Rio Grande Foundation appeals free speech case to the US Supreme Court
The Arizona-based Goldwater Institute recently filed briefs asking the U.S. Supreme Court to hear the Rio Grande Foundation’s lawsuit against a Santa Fe ordinance that forces nonprofits to surrender their donors’ privacy rights whenever they support or oppose a ballot initiative. The case is just the latest in a series of cases in which donors to think tanks and nonprofits have been targeted by anti-privacy mandates nationwide.
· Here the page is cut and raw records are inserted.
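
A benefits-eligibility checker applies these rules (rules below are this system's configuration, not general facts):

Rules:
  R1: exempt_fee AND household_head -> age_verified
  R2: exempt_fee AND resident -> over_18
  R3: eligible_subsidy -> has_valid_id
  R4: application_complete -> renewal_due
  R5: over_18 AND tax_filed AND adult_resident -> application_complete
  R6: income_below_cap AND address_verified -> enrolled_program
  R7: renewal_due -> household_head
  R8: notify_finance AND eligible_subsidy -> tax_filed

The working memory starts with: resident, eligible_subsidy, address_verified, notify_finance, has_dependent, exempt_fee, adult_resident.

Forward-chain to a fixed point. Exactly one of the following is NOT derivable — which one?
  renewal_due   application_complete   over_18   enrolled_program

Round 1: R2 [exempt_fee AND resident -> over_18]; R3 [eligible_subsidy -> has_valid_id]; R8 [notify_finance AND eligible_subsidy -> tax_filed]. Adds over_18, has_valid_id, tax_filed.
Round 2: R5 [over_18 AND tax_filed AND adult_resident -> application_complete]. Adds application_complete.
Round 3: R4 [application_complete -> renewal_due]. Adds renewal_due.
Round 4: R7 [renewal_due -> household_head]. Adds household_head.
Round 5: R1 [exempt_fee AND household_head -> age_verified]. Adds age_verified.
Derived: renewal_due (round 3), over_18 (round 1), application_complete (round 2). enrolled_program never appears in any round.

enrolled_program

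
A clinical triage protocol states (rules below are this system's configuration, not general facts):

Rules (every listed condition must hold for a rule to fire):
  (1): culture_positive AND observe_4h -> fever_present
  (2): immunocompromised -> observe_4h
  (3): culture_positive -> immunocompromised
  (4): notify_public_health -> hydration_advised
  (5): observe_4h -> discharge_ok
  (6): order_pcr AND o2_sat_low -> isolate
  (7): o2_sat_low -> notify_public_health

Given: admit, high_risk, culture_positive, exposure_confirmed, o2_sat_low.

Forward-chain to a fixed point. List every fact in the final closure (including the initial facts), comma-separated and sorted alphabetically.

admit, culture_positive, discharge_ok, exposure_confirmed, fever_present, high_risk, hydration_advised, immunocompromised, notify_public_health, o2_sat_low, observe_4h

[1] (3) [culture_positive -> immunocompromised]; (7) [o2_sat_low -> notify_public_health]. ⇒ new: immunocompromised, notify_public_health.
[2] (2) [immunocompromised -> observe_4h]; (4) [notify_public_health -> hydration_advised]. ⇒ new: observe_4h, hydration_advised.
[3] (1) [culture_positive AND observe_4h -> fever_present]; (5) [observe_4h -> discharge_ok]. ⇒ new: fever_present, discharge_ok.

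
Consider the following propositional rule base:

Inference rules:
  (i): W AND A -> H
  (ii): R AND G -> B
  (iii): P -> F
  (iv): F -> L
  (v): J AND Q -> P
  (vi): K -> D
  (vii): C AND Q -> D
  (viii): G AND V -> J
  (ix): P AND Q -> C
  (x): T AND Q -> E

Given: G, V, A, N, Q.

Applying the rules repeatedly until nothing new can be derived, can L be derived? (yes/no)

Round 1 fires (viii), giving J.
Round 2 fires (v), giving P.
Round 3 fires (iii), (ix), giving F, C.
Round 4 fires (iv), (vii), giving L, D.
L appears in round 4, so it is derivable.

yes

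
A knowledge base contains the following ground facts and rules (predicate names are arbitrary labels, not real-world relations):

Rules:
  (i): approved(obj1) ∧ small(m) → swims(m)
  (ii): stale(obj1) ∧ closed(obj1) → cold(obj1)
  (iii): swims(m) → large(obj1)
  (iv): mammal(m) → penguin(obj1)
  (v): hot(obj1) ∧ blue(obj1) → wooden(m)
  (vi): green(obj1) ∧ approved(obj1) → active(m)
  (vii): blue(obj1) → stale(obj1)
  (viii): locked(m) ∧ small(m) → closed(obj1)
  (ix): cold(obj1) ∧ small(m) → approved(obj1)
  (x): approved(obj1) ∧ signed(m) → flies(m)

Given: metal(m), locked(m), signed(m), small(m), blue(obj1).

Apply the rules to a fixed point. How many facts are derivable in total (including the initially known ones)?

Round 1: (vii) [blue(obj1) → stale(obj1)]; (viii) [locked(m) ∧ small(m) → closed(obj1)]. New: stale(obj1), closed(obj1).
Round 2: (ii) [stale(obj1) ∧ closed(obj1) → cold(obj1)]. New: cold(obj1).
Round 3: (ix) [cold(obj1) ∧ small(m) → approved(obj1)]. New: approved(obj1).
Round 4: (i) [approved(obj1) ∧ small(m) → swims(m)]; (x) [approved(obj1) ∧ signed(m) → flies(m)]. New: swims(m), flies(m).
Round 5: (iii) [swims(m) → large(obj1)]. New: large(obj1).
Closure: {approved(obj1), blue(obj1), closed(obj1), cold(obj1), flies(m), large(obj1), locked(m), metal(m), signed(m), small(m), stale(obj1), swims(m)} — 12 facts.

12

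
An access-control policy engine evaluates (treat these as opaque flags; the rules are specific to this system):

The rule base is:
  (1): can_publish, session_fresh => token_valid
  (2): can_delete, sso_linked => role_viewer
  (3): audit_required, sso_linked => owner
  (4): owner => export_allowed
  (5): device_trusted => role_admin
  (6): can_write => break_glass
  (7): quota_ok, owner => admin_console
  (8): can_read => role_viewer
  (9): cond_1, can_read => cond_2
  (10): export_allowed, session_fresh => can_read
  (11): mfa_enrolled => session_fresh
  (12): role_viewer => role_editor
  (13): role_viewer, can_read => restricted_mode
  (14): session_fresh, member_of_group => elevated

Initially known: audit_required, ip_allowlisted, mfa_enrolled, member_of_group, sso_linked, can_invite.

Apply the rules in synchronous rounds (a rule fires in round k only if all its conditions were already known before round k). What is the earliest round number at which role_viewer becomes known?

Round 1: (3) [audit_required, sso_linked => owner]; (11) [mfa_enrolled => session_fresh]. New: owner, session_fresh.
Round 2: (4) [owner => export_allowed]; (14) [session_fresh, member_of_group => elevated]. New: export_allowed, elevated.
Round 3: (10) [export_allowed, session_fresh => can_read]. New: can_read.
Round 4: (8) [can_read => role_viewer]. New: role_viewer.
role_viewer first appears in round 4.

4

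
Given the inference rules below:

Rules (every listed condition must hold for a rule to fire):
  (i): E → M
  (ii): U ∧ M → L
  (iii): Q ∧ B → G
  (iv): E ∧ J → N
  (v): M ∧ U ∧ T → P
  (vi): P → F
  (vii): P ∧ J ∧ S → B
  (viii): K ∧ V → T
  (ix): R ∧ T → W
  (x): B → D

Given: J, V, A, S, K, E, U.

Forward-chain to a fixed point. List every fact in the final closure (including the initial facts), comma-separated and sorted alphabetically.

[1] (i) [E → M]; (iv) [E ∧ J → N]; (viii) [K ∧ V → T]. ⇒ new: M, N, T.
[2] (ii) [U ∧ M → L]; (v) [M ∧ U ∧ T → P]. ⇒ new: L, P.
[3] (vi) [P → F]; (vii) [P ∧ J ∧ S → B]. ⇒ new: F, B.
[4] (x) [B → D]. ⇒ new: D.

A, B, D, E, F, J, K, L, M, N, P, S, T, U, V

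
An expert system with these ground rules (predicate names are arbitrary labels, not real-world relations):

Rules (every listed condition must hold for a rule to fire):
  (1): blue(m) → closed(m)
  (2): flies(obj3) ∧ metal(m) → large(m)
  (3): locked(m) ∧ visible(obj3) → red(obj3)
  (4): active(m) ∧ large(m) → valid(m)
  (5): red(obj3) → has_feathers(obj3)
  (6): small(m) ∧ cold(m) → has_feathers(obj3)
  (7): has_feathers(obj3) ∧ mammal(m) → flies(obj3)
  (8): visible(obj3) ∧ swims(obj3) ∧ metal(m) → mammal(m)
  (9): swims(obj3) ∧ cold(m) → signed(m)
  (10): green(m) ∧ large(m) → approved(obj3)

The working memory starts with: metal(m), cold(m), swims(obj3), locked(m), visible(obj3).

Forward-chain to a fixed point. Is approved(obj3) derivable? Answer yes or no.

[1] (3) [locked(m) ∧ visible(obj3) → red(obj3)]; (8) [visible(obj3) ∧ swims(obj3) ∧ metal(m) → mammal(m)]; (9) [swims(obj3) ∧ cold(m) → signed(m)]. ⇒ new: red(obj3), mammal(m), signed(m).
[2] (5) [red(obj3) → has_feathers(obj3)]. ⇒ new: has_feathers(obj3).
[3] (7) [has_feathers(obj3) ∧ mammal(m) → flies(obj3)]. ⇒ new: flies(obj3).
[4] (2) [flies(obj3) ∧ metal(m) → large(m)]. ⇒ new: large(m).
Fixed point reached. approved(obj3) is concluded only by (10); (10) needs green(m) (never derived).

no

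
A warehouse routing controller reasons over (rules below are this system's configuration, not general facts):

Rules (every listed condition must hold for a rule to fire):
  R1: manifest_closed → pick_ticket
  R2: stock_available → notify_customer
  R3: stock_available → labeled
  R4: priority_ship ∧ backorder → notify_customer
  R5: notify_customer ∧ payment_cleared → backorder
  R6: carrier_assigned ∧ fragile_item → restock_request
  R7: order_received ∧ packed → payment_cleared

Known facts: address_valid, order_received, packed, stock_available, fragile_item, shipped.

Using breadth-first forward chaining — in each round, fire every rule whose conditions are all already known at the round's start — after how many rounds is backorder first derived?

2

Round 1: R2 [stock_available → notify_customer]; R3 [stock_available → labeled]; R7 [order_received ∧ packed → payment_cleared]. Adds notify_customer, labeled, payment_cleared.
Round 2: R5 [notify_customer ∧ payment_cleared → backorder]. Adds backorder.
backorder first appears in round 2.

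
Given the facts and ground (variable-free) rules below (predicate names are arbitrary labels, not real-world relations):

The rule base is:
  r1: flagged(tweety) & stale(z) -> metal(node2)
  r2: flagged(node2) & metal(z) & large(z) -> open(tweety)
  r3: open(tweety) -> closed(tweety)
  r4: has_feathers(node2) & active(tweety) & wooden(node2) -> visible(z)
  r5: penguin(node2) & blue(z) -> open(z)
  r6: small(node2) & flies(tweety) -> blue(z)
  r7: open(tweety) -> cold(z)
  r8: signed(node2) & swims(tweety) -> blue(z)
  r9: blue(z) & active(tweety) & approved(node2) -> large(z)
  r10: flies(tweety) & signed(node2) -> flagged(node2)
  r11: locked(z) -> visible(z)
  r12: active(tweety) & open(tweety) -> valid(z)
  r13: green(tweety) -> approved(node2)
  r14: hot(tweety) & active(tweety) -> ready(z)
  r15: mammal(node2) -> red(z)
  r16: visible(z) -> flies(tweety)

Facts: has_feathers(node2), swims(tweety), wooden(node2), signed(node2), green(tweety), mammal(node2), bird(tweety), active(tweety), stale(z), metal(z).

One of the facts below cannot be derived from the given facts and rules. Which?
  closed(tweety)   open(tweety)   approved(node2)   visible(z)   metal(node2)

metal(node2)

Round 1: r4 [has_feathers(node2) & active(tweety) & wooden(node2) -> visible(z)]; r8 [signed(node2) & swims(tweety) -> blue(z)]; r13 [green(tweety) -> approved(node2)]; r15 [mammal(node2) -> red(z)]. New: visible(z), blue(z), approved(node2), red(z).
Round 2: r9 [blue(z) & active(tweety) & approved(node2) -> large(z)]; r16 [visible(z) -> flies(tweety)]. New: large(z), flies(tweety).
Round 3: r10 [flies(tweety) & signed(node2) -> flagged(node2)]. New: flagged(node2).
Round 4: r2 [flagged(node2) & metal(z) & large(z) -> open(tweety)]. New: open(tweety).
Round 5: r3 [open(tweety) -> closed(tweety)]; r7 [open(tweety) -> cold(z)]; r12 [active(tweety) & open(tweety) -> valid(z)]. New: closed(tweety), cold(z), valid(z).
Derived: approved(node2) (round 1), closed(tweety) (round 5), open(tweety) (round 4), visible(z) (round 1). metal(node2) never appears in any round.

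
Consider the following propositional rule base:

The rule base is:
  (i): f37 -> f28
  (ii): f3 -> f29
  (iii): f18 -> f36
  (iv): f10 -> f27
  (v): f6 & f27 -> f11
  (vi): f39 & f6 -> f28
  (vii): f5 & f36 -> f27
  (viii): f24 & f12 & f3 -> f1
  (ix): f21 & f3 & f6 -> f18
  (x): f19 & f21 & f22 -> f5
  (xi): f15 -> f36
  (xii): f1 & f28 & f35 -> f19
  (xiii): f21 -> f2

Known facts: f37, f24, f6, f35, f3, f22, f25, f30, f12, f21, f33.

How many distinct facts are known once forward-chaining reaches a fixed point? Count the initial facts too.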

The lawsuit began in 2017 when the Rio Grande Foundation announced its opposition to a proposal to impose a sales tax on sugared soft drinks in Santa Fe. The Foundation posted a video to its Facebook page—a video it didn’t make—that urged voters to oppose the initiative. That triggered a city ordinance that requires nonprofits that spend more than $250 supporting or opposing initiatives to turn over the names, addresses, and employment information of any donor who gave even a penny for that purpose. Even though the Foundation had not spent any money on the video, city bureaucrats decided that the video must have cost that much, and therefore that it qualified as an “in-kind donation.” It concluded that the Foundation was required to put its donors’ confidential information on a publicly accessible government list.
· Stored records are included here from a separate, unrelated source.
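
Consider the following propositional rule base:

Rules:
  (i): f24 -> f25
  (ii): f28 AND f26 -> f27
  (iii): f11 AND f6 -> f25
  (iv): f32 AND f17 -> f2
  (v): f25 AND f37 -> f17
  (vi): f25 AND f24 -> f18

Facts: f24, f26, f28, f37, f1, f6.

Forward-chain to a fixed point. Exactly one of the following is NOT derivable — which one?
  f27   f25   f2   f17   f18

[1] (i) [f24 -> f25]; (ii) [f28 AND f26 -> f27]. ⇒ new: f25, f27.
[2] (v) [f25 AND f37 -> f17]; (vi) [f25 AND f24 -> f18]. ⇒ new: f17, f18.
Derived: f25 (round 1), f17 (round 2), f27 (round 1), f18 (round 2). f2 never appears in any round.

f2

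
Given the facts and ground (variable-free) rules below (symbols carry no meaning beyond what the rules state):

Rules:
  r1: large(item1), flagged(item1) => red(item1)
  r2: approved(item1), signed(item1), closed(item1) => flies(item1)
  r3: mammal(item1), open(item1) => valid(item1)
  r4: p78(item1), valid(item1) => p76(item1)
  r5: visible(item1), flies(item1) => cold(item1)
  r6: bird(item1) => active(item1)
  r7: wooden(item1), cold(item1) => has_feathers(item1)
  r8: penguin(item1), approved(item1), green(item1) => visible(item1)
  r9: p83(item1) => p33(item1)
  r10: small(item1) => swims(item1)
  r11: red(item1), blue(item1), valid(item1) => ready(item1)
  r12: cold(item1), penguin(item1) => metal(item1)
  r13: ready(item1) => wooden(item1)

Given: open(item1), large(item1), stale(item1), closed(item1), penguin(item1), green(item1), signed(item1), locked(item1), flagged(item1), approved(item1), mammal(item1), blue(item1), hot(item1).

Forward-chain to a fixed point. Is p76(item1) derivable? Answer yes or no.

Round 1 fires r1, r2, r3, r8, giving red(item1), flies(item1), valid(item1), visible(item1).
Round 2 fires r5, r11, giving cold(item1), ready(item1).
Round 3 fires r12, r13, giving metal(item1), wooden(item1).
Round 4 fires r7, giving has_feathers(item1).
Fixed point reached. p76(item1) is concluded only by r4; r4 needs p78(item1) (never derived).

no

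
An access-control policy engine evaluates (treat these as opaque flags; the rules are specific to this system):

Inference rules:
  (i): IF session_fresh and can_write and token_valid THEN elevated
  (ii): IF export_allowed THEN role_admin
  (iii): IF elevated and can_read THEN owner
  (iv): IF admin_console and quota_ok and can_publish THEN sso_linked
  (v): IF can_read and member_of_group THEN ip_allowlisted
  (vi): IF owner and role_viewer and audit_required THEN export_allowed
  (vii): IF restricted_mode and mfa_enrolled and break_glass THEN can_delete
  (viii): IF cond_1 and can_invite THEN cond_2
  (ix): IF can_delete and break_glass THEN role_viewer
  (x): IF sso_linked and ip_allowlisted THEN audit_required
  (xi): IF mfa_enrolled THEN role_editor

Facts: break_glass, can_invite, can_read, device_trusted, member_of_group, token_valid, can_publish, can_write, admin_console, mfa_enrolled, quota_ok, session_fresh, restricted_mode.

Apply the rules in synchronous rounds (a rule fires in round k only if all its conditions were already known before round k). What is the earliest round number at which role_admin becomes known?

4

[1] (i) [IF session_fresh and can_write and token_valid THEN elevated]; (iv) [IF admin_console and quota_ok and can_publish THEN sso_linked]; (v) [IF can_read and member_of_group THEN ip_allowlisted]; (vii) [IF restricted_mode and mfa_enrolled and break_glass THEN can_delete]; (xi) [IF mfa_enrolled THEN role_editor]. ⇒ new: elevated, sso_linked, ip_allowlisted, can_delete, role_editor.
[2] (iii) [IF elevated and can_read THEN owner]; (ix) [IF can_delete and break_glass THEN role_viewer]; (x) [IF sso_linked and ip_allowlisted THEN audit_required]. ⇒ new: owner, role_viewer, audit_required.
[3] (vi) [IF owner and role_viewer and audit_required THEN export_allowed]. ⇒ new: export_allowed.
[4] (ii) [IF export_allowed THEN role_admin]. ⇒ new: role_admin.
role_admin first appears in round 4.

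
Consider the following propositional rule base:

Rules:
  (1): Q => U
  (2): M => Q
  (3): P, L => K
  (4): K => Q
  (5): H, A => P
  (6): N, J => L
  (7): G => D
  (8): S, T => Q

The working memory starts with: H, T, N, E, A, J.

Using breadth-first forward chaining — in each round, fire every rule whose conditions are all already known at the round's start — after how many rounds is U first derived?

4

Round 1: (5) [H, A => P]; (6) [N, J => L]. New: P, L.
Round 2: (3) [P, L => K]. New: K.
Round 3: (4) [K => Q]. New: Q.
Round 4: (1) [Q => U]. New: U.
U first appears in round 4.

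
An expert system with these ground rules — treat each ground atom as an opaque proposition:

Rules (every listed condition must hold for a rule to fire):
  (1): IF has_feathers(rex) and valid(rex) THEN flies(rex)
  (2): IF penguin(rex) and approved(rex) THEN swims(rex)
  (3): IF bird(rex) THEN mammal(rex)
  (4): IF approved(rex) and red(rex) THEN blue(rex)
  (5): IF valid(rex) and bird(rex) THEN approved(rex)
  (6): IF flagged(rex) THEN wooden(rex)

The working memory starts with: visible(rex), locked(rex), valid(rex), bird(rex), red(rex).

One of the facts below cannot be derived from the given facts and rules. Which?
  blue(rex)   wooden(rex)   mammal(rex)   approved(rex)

[1] (3) [IF bird(rex) THEN mammal(rex)]; (5) [IF valid(rex) and bird(rex) THEN approved(rex)]. ⇒ new: mammal(rex), approved(rex).
[2] (4) [IF approved(rex) and red(rex) THEN blue(rex)]. ⇒ new: blue(rex).
Derived: blue(rex) (round 2), mammal(rex) (round 1), approved(rex) (round 1). wooden(rex) never appears in any round.

wooden(rex)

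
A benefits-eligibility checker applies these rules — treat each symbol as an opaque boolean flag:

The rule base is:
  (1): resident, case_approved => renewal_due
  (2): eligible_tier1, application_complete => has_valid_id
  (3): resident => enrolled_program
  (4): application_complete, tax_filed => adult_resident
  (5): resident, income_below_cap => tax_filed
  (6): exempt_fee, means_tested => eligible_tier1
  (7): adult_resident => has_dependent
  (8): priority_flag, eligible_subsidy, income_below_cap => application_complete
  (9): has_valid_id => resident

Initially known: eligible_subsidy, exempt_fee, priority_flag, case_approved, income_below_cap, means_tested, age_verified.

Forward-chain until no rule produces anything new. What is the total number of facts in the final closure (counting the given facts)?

Round 1: (6) [exempt_fee, means_tested => eligible_tier1]; (8) [priority_flag, eligible_subsidy, income_below_cap => application_complete]. Adds eligible_tier1, application_complete.
Round 2: (2) [eligible_tier1, application_complete => has_valid_id]. Adds has_valid_id.
Round 3: (9) [has_valid_id => resident]. Adds resident.
Round 4: (1) [resident, case_approved => renewal_due]; (3) [resident => enrolled_program]; (5) [resident, income_below_cap => tax_filed]. Adds renewal_due, enrolled_program, tax_filed.
Round 5: (4) [application_complete, tax_filed => adult_resident]. Adds adult_resident.
Round 6: (7) [adult_resident => has_dependent]. Adds has_dependent.
Closure: {adult_resident, age_verified, application_complete, case_approved, eligible_subsidy, eligible_tier1, enrolled_program, exempt_fee, has_dependent, has_valid_id, income_below_cap, means_tested, priority_flag, renewal_due, resident, tax_filed} — 16 facts.

16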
Goldwater took up Rio Grande’s case, filing suit to argue that stripping the Foundation’s supporters of their privacy in this way was likely to scare away donors—something lawyers call a “chilling effect” on free speech rights. And we proved at trial that when other, similar organizations, have been forced to turn over their private information, their employees and supporters have suffered intimidation and harassment. That’s not news—as the Supreme Court’s recent decision in Americans for Prosperity v. Bonta made clear, the risk of retaliation when people have their private information made public is a real one—and it does cause people to refrain from exercising their First Amendment rights.
But the Tenth Circuit Court of Appeals threw the case out earlier this year, in a bizarre holding that said people cannot bring a “chilling effect” lawsuit unless they themselves choose not to exercise their freedom of speech. In other words, the court said that because the Rio Grande Foundation intends to speak out in the future, it’s not allowed to argue that the Santa Fe ordinance will likely scare donors into silence.
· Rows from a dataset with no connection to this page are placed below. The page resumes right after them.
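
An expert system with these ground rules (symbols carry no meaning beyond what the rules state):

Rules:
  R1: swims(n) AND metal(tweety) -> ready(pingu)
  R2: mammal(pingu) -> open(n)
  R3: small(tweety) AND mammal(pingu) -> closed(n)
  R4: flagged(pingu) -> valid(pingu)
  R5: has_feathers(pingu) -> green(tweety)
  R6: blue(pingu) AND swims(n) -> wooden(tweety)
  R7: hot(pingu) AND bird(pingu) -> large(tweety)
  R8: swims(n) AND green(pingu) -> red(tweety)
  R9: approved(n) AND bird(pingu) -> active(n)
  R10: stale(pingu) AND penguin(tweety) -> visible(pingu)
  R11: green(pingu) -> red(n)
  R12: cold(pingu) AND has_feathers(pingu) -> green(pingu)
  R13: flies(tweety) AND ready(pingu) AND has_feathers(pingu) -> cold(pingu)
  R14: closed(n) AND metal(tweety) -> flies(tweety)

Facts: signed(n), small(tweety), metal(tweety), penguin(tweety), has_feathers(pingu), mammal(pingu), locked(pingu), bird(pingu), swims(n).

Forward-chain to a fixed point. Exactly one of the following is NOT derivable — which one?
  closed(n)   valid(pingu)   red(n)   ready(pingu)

valid(pingu)

Round 1: R1 [swims(n) AND metal(tweety) -> ready(pingu)]; R2 [mammal(pingu) -> open(n)]; R3 [small(tweety) AND mammal(pingu) -> closed(n)]; R5 [has_feathers(pingu) -> green(tweety)]. Adds ready(pingu), open(n), closed(n), green(tweety).
Round 2: R14 [closed(n) AND metal(tweety) -> flies(tweety)]. Adds flies(tweety).
Round 3: R13 [flies(tweety) AND ready(pingu) AND has_feathers(pingu) -> cold(pingu)]. Adds cold(pingu).
Round 4: R12 [cold(pingu) AND has_feathers(pingu) -> green(pingu)]. Adds green(pingu).
Round 5: R8 [swims(n) AND green(pingu) -> red(tweety)]; R11 [green(pingu) -> red(n)]. Adds red(tweety), red(n).
Derived: closed(n) (round 1), red(n) (round 5), ready(pingu) (round 1). valid(pingu) never appears in any round.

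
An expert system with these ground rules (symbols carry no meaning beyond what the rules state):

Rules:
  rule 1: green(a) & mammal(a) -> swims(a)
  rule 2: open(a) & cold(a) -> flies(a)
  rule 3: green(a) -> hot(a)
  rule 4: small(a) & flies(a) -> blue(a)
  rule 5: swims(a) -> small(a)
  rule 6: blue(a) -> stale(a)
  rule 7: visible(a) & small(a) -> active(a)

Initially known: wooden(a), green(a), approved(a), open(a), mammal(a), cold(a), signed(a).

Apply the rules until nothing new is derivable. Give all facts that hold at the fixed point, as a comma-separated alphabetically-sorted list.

approved(a), blue(a), cold(a), flies(a), green(a), hot(a), mammal(a), open(a), signed(a), small(a), stale(a), swims(a), wooden(a)

Round 1: rule 1 [green(a) & mammal(a) -> swims(a)]; rule 2 [open(a) & cold(a) -> flies(a)]; rule 3 [green(a) -> hot(a)]. New: swims(a), flies(a), hot(a).
Round 2: rule 5 [swims(a) -> small(a)]. New: small(a).
Round 3: rule 4 [small(a) & flies(a) -> blue(a)]. New: blue(a).
Round 4: rule 6 [blue(a) -> stale(a)]. New: stale(a).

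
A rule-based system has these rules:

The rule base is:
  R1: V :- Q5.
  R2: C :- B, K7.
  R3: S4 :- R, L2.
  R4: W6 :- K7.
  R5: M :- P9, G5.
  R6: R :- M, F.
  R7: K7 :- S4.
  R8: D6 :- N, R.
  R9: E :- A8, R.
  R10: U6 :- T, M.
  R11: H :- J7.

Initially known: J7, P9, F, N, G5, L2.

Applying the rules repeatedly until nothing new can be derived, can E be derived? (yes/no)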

That makes no sense, because, as the Tenth Circuit itself has said in other cases, the fact that someone is willing to keep speaking despite risk of punishment doesn’t deprive that person of the right to challenge the constitutionality of punishment. For example, in a 2019 case—also from New Mexico—federal courts ruled that a professor who was retaliated against for speaking out about improprieties at her school could still sue even though she “show[ed] extraordinary persistence” and refused to be silenced.
Yet in Rio Grande’s case, the court created a new rule holding that “an element of a chilled speech injury is an actual intention not to speak,” meaning that only a person who is afraid to speak, but not afraid to sue, is allowed to bring a First Amendment lawsuit. That’s illogical—and likely to slam the courthouse doors to many people and organizations who should be allowed to defend their constitutional rights.
We urge the Supreme Court to take up this case and vindicate Rio Grande’s freedom of speech.